Ah, sim: quase me esqueço de deixar uma vez mais registrado. Um dos funcionários que a Protemp tem na Petrobras é o ex-chefe do Gabinete Regional da Presidência da República em São Paulo e um dos mais próximos seguranças do presidente Luiz Inácio Lula da Silva em campanhas políticas. Seu nome é José Carlos Espinoza, um dos aloprados do escândalo do dossiê. Ele está na área de comunicação, e sua função é fazer a interlocução com os movimentos sociais. Mais um pouco, vão contratar Freud Godoy para a área de psicologia.

Concluindo
O que a Petrobras fez com o texto de Fernando Barros de Mello, chamando de erro uma apuração impecável e submetendo a linguagem a pequenas malandragens para esconder a verdade nas suas dobras, tornou-se uma constante da área de comunicação do governo. Os tontons-maCUTs da Internet se encarregam do resto.

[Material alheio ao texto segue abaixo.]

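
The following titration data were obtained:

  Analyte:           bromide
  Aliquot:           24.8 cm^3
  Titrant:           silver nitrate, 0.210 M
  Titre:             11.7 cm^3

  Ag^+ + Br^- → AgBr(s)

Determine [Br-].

n(AgNO3) = 0.0117 L × 0.210 mol/L = 2.46 × 10^-3 mol
n(Br-) = 2.46 × 10^-3 mol (1:1 mole ratio)
[Br-] = 2.46 × 10^-3 mol / 0.0248 L = 0.0991 mol/L

0.0991 M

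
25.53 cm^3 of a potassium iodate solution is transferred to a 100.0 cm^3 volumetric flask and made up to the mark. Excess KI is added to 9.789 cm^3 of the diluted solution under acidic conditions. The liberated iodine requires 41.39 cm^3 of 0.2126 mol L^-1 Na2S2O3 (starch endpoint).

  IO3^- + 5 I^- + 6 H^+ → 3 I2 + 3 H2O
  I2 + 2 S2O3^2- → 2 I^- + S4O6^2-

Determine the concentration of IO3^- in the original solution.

n(S2O3^2-) = 0.04139 × 0.2126 = 8.800 × 10^-3 mol
n(I2) = n(S2O3^2-)/2 = 4.400 × 10^-3 mol
From the 1:3 ratio, n(IO3^-) in the aliquot = 1/3 × 4.400 × 10^-3 = 1.467 × 10^-3 mol
[IO3^-]_dilute = 1.467 × 10^-3 / 0.009789 = 0.1498 mol/L
[IO3^-]_original = 0.1498 × 100.0/25.53 = 0.5868 mol/L

0.5868 mol/L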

Essa prática tem de ser denunciada. É nefasta para o jornalismo, especialmente se as próprias redações começarem a duvidar da apuração de seus repórteres. Intimidados, estes tenderão a se limitar ao despacho burocrático para que seus respectivos nomes não passem a freqüentar o lixão da Internet.

Que os repórteres resistam; que não cedam à tropa de choque do oficialismo e aos prestadores de serviço a soldo. A reportagem de Fernando Barros de Mello segue intacta, e o Blog da Petrobras, em vez de contestá-la, endossou-a de forma vexaminosa para ela e virtuosa para ele.